Posted by: Ssuma at September 21, 2003 09:48 AM

Ideas for a THB column:

(1) Continuing the theme of applying and getting into graduate school, I've always been interested in how people change, and how their values change while in graduate school. For instance, some people go to graduate school aspiring to be college professors, only to find research lonely and students whiney. Others find a calling to teaching that surprises them.

(2) The lifestyle of the graduate student. I think many people idealize graduate school as a bread-and-water existance while leading a glorious inner life wrestling with new frontiers in your discipline. The reality is often a surprise for them.

(3) Financing graduate school. When I was applying to graduate school, I found so little information on how the heck you were supposed to pay for everything. Particularly after the first or second year, when department funding becomes more variable, the issue becomes a quagmire.

Good luck with the column. I always enjoy reading them!

Posted by: Matilde at September 21, 2003 01:12 PM


I enjoy reading your work. Your best -- in my humble opinion -- was the psychological thriller, "A Superhero’s Perspective on the MLA Convention".

In this vein, I suggest comparing the change in dark fears held by academics throughout their careers: grad student; adjunct; assistant professor; newly tenured; quite aged. Use your superpowers.

While this would be entertaining, I suppose a practical column on how to get on the tenure-track from an adjunct position would be more helpful to me now: do I use the letterhead of fabulous but temporary affiliation?; list scholarly societies on the CV [this a topic here a few month ago] or not?; who to use a referees; and so on.

Posted by: Sam at September 21, 2003 01:56 PM

Re: the suggestion that people hide their PhDs.

While there are a lot of employers out there who don't like or want to hire PhDs, pretending that you don't have the degree is not a great idea.

First, if you do attempt to hide your PhD, how do you explain what you were doing all of those years when you were pursuing the PhD?

Second, as an employer in the world outside of academia, I want to point out that one of the many things which employers want in a job applicant is the ability to finish tasks. If you have a PhD, you demonstrate the ability to initiate and
complete major projects---always a valued skill in the job market.

Re: suggestions for future columns. May I suggest that you write a column discussing current budget cuts, the general economy and the fact that people need to look widely for jobs? There is a general relcuctance
on the part of most young PhDs to look for jobs outside of academia. As a former academic who was herself crippled by the academic culture (which says that leaving academia means you are a failure), I think more people need
to hear a general critique of this belief. I have watched colleagues sacrifice marriages, financial stability etc. all so that they can
continue to be called "professor." This is seriously troubling.

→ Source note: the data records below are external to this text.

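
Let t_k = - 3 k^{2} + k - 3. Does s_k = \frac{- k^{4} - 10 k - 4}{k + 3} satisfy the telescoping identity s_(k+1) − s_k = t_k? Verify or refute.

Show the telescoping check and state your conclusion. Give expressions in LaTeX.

s_(k+1) = (-10*k - (k + 1)**4 - 14)/(k + 4)
s_(k+1) − s_k = (-3*k**4 - 18*k**3 - 22*k**2 - 13*k - 29)/(k**2 + 7*k + 12)
(s_(k+1) − s_k) − t_k = (2*k**3 + 10*k**2 - 4*k + 7)/(k**2 + 7*k + 12)

Invalid: residual \frac{2 k^{3} + 10 k^{2} - 4 k + 7}{k^{2} + 7 k + 12} ≠ 0.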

Posted by: Hana at September 23, 2003 03:07 PM

Re: including your PhD on your resume.

I am reminded of some advice I received from an engineer who was involved in screening aplicants at a General Motors facility. He claimed that including your degree no matter what level it is and what the discipline is will help. Use the following logic, if your have a degree this shows your perspective employer that you are willing to take alot of crap. The closer your disciplne the better because you will be better aquainted with the particular type of crap they will be giving you. The higher the level of degree the more crap you have shown you are willing to take, a PhD shows not only a willingness but a somewhat masochistic liking for taking taking said crap.